Live domestic rights to top-flight English games for 2010-13 raised a total of £1.782bn and Wenger accepts that alterations to schedules to suit television are now part of the game.
However, he believes the sport's governing body must do more to limit the influence television companies have.
"We have sold our soul and we do not control our fixtures any more," said Wenger.
"It is the truth and I cannot say the television is wrong, but it is not normal that you can have a direct influence on the schedule through the television."
Arsenal's two most recent fixtures - the Premier League defeat at Fulham and the victory against Leeds in the FA Cup - were switched to Monday evenings while forthcoming matches against Swansea and Manchester United will each be played on a Sunday.
And the Gunners' fourth-round FA Cup game with Aston Villa has been moved from Saturday 28 January to Sunday 29 January because ESPN want to show the game.
As a result, their Premier League fixture with Bolton the following Tuesday, which had been in the schedule since June, was moved to Wednesday.
Wenger added that the viewing schedules, which now run from Friday night to Monday evening, can have a direct influence on games, with some clubs advantaged at the expense of others.
"Television is influenced by some clubs to choose the fixtures. Some clubs get advantaged by television," added Wenger.
"Is it Sky or is it ESPN? They have an influence there from the clubs directly and the Premier League should be a much bigger barrier than they are in front of that.
"I do not want to go personal on any club. I just think, when things are repeated, they are not a coincidence any more.

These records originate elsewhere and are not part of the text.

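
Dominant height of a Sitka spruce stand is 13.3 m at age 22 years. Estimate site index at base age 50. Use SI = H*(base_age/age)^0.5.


Formula: SI = H_dom * (base_age / age)^0.5
Age ratio = 50 / 22 = 2.27273
sqrt(age_ratio) = 1.50756
SI = 13.3 * 1.50756 = 20.1 m

20.1


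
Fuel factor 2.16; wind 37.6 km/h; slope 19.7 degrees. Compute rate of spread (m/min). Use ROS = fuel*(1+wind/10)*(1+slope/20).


Formula: ROS = fuel * (1 + wind/10) * (1 + slope/20)
Wind factor = 1 + 37.6/10 = 4.76
Slope factor = 1 + 19.7/20 = 1.985
ROS = 2.16 * 4.76 * 1.985 = 20.41 m/min

20.41


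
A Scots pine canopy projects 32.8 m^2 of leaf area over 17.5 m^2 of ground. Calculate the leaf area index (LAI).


Formula: LAI = total leaf area / ground area  (dimensionless)
LAI = 32.8 m^2 / 17.5 m^2
LAI = 1.87

1.87


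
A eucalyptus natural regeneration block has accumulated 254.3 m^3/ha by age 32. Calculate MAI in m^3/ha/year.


Formula: MAI = Total Volume / Stand Age
MAI = 254.3 m^3/ha / 32 years
MAI = 7.95 m^3/ha/year

7.95


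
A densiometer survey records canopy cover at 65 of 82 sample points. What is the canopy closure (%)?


Formula: Canopy closure = covered points / total points * 100
Closure = 65 / 82 * 100
Closure = 0.7927 * 100 = 79.3%

79.3


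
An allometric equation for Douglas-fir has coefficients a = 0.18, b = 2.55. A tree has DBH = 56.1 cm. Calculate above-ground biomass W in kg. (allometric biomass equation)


Formula: W = a * DBH^b  (allometric power law)
DBH^b = 56.1^2.55 = 28830.7072
W = 0.18 * 28830.7072 = 5189.5 kg

5189.5


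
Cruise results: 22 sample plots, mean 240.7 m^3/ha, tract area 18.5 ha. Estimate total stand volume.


Formula: Total Volume = Mean Volume per ha * Total Area
Total Volume = 240.7 m^3/ha * 18.5 ha
Total Volume = 4453 m^3

4453


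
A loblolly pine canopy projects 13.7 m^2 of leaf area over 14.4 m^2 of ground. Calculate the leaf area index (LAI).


Formula: LAI = total leaf area / ground area  (dimensionless)
LAI = 13.7 m^2 / 14.4 m^2
LAI = 0.95

0.95


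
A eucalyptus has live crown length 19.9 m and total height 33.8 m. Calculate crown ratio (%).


Formula: Crown Ratio = (Crown Length / Total Height) * 100
CR = (19.9 m / 33.8 m) * 100
CR = 0.5888 * 100 = 58.9%

58.9


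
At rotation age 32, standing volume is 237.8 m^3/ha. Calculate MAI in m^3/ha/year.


Formula: MAI = Total Volume / Stand Age
MAI = 237.8 m^3/ha / 32 years
MAI = 7.43 m^3/ha/year

7.43


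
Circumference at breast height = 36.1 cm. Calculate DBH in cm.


Formula: DBH = C / pi
DBH = 36.1 / pi
pi = 3.14159...
DBH = 11.5 cm

11.5


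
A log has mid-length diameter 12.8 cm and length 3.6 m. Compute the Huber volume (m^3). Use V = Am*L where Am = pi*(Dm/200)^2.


Huber: V = Am * L,  Am = pi*(Dm/200)^2
Am = pi*(12.8/200)^2 = 0.012868 m^2
V = 0.012868*3.6 = 0.0463 m^3

0.0463


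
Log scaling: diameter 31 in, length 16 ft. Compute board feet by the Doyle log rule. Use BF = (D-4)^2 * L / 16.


Doyle: BF = (D - 4)^2 * L / 16
Adjusted diameter = 31 - 4 = 27 in
(D-4)^2 = 27^2 = 729
BF = 729 * 16 / 16 = 729 BF

729


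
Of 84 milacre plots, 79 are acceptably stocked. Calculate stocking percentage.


Formula: Stocking % = stocked plots / total plots * 100
Stocking = 79 / 84 * 100
Stocking = 0.9405 * 100 = 94.0%

94.0


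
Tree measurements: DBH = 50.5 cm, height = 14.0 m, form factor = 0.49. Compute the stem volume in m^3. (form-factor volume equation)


Formula: V = pi * (DBH/200)^2 * H * ff
Radius = DBH/200 = 50.5/200 = 0.2525 m
Radius^2 = 0.2525^2 = 0.06375625 m^2
V = pi * 0.06375625 * 14.0 * 0.49
V = 1.374 m^3

1.374


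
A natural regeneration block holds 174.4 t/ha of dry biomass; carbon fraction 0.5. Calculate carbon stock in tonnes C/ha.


Formula: Carbon Stock = Biomass * Carbon Fraction
C = 174.4 t/ha * 0.5
C = 87.2 t C/ha

87.2


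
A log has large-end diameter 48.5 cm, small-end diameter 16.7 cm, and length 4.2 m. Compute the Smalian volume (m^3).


Smalian: V = (A1 + A2)/2 * L,  A = pi*(D/200)^2
A1 = pi*(48.5/200)^2 = 0.184745 m^2
A2 = pi*(16.7/200)^2 = 0.021904 m^2
V = (0.184745+0.021904)/2*4.2 = 0.434 m^3

0.434


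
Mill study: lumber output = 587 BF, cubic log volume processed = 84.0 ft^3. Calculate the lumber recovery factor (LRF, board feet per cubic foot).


Formula: LRF = Lumber Output (BF) / Log Input (ft^3)
LRF = 587 BF / 84.0 ft^3
LRF = 6.99 BF/ft^3

6.99


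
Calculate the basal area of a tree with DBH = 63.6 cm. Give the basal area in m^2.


Formula: BA = pi * (DBH/2)^2 / 10000  (cm^2 to m^2)
Radius = DBH/2 = 63.6/2 = 31.8 cm
BA = pi * 31.8^2 / 10000
   = 3176.9042 cm^2 / 10000
   = 0.3177 m^2

0.3177


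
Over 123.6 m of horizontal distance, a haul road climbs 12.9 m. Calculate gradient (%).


Formula: Gradient = rise / run * 100
Gradient = 12.9 / 123.6 * 100 = 10.4%

10.4


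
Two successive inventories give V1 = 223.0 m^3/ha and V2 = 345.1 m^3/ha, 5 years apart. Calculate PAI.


Formula: PAI = (V_T2 - V_T1) / (T2 - T1)
Volume increment = 345.1 - 223.0 = 122.1 m^3/ha
PAI = 122.1 / 5 = 24.42 m^3/ha/year

24.42


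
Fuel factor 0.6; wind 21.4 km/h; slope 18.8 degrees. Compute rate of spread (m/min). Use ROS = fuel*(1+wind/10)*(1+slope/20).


Formula: ROS = fuel * (1 + wind/10) * (1 + slope/20)
Wind factor = 1 + 21.4/10 = 3.14
Slope factor = 1 + 18.8/20 = 1.94
ROS = 0.6 * 3.14 * 1.94 = 3.65 m/min

3.65


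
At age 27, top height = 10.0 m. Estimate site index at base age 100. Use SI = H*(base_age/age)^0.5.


Formula: SI = H_dom * (base_age / age)^0.5
Age ratio = 100 / 27 = 3.7037
sqrt(age_ratio) = 1.9245
SI = 10.0 * 1.9245 = 19.2 m

19.2


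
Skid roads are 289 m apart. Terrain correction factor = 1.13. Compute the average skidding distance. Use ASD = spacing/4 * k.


Formula: ASD = (spacing / 4) * correction
Uncorrected distance = spacing / 4 = 289 / 4 = 72.25 m
ASD = 72.25 * 1.13 = 82 m

82


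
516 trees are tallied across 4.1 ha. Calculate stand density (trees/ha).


Formula: Stand Density = N_trees / Area_ha
Density = 516 trees / 4.1 ha
Density = 126 trees/ha

126


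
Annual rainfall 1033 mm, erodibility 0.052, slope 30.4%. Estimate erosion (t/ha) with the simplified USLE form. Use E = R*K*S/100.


Formula: E = R * K * S / 100  (simplified USLE)
R * K = 1033 * 0.052 = 53.716
E = 53.716 * 30.4 / 100 = 16.33 t/ha

16.33


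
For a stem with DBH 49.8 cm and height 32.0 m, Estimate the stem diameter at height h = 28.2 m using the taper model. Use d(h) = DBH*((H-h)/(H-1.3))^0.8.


Taper: d(h) = DBH * ((H - h) / (H - 1.3))^0.8
Numerator = H - h = 32.0 - 28.2 = 3.8 m
Denominator = H - 1.3 = 32.0 - 1.3 = 30.7 m
Ratio = 3.8 / 30.7 = 0.12378
d = 49.8 * 0.12378^0.8 = 9.4 cm

9.4


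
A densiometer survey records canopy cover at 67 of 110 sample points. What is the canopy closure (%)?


Formula: Canopy closure = covered points / total points * 100
Closure = 67 / 110 * 100
Closure = 0.6091 * 100 = 60.9%

60.9


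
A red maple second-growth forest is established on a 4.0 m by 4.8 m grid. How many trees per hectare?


Formula: TPH = 10000 m^2/ha / (spacing_x * spacing_y)
Area per tree = 4.0 m * 4.8 m = 19.2 m^2
TPH = 10000 / 19.2 = 521 trees/ha

521


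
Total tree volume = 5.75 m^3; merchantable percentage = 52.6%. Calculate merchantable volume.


Formula: MV = V_total * (merchantable_pct / 100)
Merchantable fraction = 52.6% / 100 = 0.526
MV = 5.75 m^3 * 0.526 = 3.025 m^3

3.025


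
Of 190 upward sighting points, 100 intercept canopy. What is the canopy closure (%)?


Formula: Canopy closure = covered points / total points * 100
Closure = 100 / 190 * 100
Closure = 0.5263 * 100 = 52.6%

52.6


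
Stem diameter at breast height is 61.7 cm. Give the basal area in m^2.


Formula: BA = pi * (DBH/2)^2 / 10000  (cm^2 to m^2)
Radius = DBH/2 = 61.7/2 = 30.85 cm
BA = pi * 30.85^2 / 10000
   = 2989.9244 cm^2 / 10000
   = 0.299 m^2

0.299


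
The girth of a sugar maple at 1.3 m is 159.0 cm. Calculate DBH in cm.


Formula: DBH = C / pi
DBH = 159.0 / pi
pi = 3.14159...
DBH = 50.6 cm

50.6


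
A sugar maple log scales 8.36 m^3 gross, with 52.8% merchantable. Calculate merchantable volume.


Formula: MV = V_total * (merchantable_pct / 100)
Merchantable fraction = 52.8% / 100 = 0.528
MV = 8.36 m^3 * 0.528 = 4.414 m^3

4.414


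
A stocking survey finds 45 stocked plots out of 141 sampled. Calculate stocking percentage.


Formula: Stocking % = stocked plots / total plots * 100
Stocking = 45 / 141 * 100
Stocking = 0.3191 * 100 = 31.9%

31.9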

"In England, it is always very difficult to say what you feel about that but, I am not the only manager who thinks that and I think there is a real problem."
Wenger's remarks echo to an extent those of Manchester United counterpart Sir Alex Ferguson, who complained in September that TV had too much control over the game.
But he conceded: "When you shake hands with the devil you have to pay the price."
The Premier League declined to comment.